Settlers get generous golden farewell

HIC

Source: HLRN, Martin Asser, BBC News website correspondent in Jerusalem

Israel has occupied the West Bank and the Gaza Strip since 1967, and in defiance of international law, it has been colonising large parts of these territories with hundreds of thousands of settlers among the native Palestinian population.

The Disengagement Administration, known by its Hebrew acronym Sela, says it has already got a signed undertaking from 1,127 families to go without being removed by force by the police and army.

That leaves another 600 or so households who have given no such promise.

“Formally, there is no contact with these people,” says Sela spokesman Haim Altman.
“Informally, we are in contact with most… but it is very sensitive and the settlers we are talking to want total privacy.”

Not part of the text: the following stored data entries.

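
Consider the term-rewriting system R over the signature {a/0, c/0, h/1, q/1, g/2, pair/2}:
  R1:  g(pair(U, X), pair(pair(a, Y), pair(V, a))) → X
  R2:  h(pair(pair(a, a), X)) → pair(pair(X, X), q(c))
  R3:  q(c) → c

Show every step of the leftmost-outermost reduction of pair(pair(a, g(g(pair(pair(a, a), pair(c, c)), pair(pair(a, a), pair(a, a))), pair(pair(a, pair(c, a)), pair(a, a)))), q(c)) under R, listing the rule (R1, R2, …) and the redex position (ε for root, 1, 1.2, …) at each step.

pair(pair(a, c), c)

1. pair(pair(a, g(g(pair(pair(a, a), pair(c, c)), pair(pair(a, a), pair(a, a))), pair(pair(a, pair(c, a)), pair(a, a)))), q(c))  →  pair(pair(a, g(pair(c, c), pair(pair(a, pair(c, a)), pair(a, a)))), q(c))   [R1 at 1.2.1]
2. pair(pair(a, g(pair(c, c), pair(pair(a, pair(c, a)), pair(a, a)))), q(c))  →  pair(pair(a, c), q(c))   [R1 at 1.2]
3. pair(pair(a, c), q(c))  →  pair(pair(a, c), c)   [R3 at 2]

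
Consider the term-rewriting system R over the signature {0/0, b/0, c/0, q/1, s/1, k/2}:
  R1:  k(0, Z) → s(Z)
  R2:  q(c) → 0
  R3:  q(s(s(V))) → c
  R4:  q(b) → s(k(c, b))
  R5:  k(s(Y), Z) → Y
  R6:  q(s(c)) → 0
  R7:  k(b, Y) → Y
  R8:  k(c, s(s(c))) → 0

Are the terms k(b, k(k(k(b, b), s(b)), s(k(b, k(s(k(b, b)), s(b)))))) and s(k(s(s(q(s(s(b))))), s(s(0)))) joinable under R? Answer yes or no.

Reduce t₁ = k(b, k(k(k(b, b), s(b)), s(k(b, k(s(k(b, b)), s(b)))))):
1. k(b, k(k(k(b, b), s(b)), s(k(b, k(s(k(b, b)), s(b))))))  →  k(k(k(b, b), s(b)), s(k(b, k(s(k(b, b)), s(b)))))   [R7 at ε]
2. k(k(k(b, b), s(b)), s(k(b, k(s(k(b, b)), s(b)))))  →  k(k(b, s(b)), s(k(b, k(s(k(b, b)), s(b)))))   [R7 at 1.1]
3. k(k(b, s(b)), s(k(b, k(s(k(b, b)), s(b)))))  →  k(s(b), s(k(b, k(s(k(b, b)), s(b)))))   [R7 at 1]
4. k(s(b), s(k(b, k(s(k(b, b)), s(b)))))  →  b   [R5 at ε]

Reduce t₂ = s(k(s(s(q(s(s(b))))), s(s(0)))):
1. s(k(s(s(q(s(s(b))))), s(s(0))))  →  s(s(q(s(s(b)))))   [R5 at 1]
2. s(s(q(s(s(b)))))  →  s(s(c))   [R3 at 1.1]

no — NF(t₁) = b, NF(t₂) = s(s(c))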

It is sensitive because what Sela is offering settlers, as an alternative to being dragged bodily from their homes, is a financial compensation package.

One of the difficulties is that this financial package is aimed at people who see their settlements as the fulfilment of either divine or political destiny, to secure what they see as the whole “Land of Israel” for the Jewish people.

Compensation calculation

Leaving aside the ideological gap, there is little question of the generosity of the deal paid to evacuees, many of them beneficiaries of government subsidies for settling the land.
An average family can expect to receive about $250,000 (£140,000) compensation, depending on house size, the number of children and length of residence in the occupied territories.

Family Compensation Package:

$1,000 per square metre of home
$50,000 for land around home
$1,000 per head for each year of residence (children included)
Moving costs up to $5,000
Half a year’s salary if made redundant
Two years’ rent following relocation
$30,000 loan for staying in new home

On top of that there are removals expenses, two years’ free rent, redundancy compensation and what Mr Altman calls a “bonus” of $30,000 if the family stays put in a community being established to house them.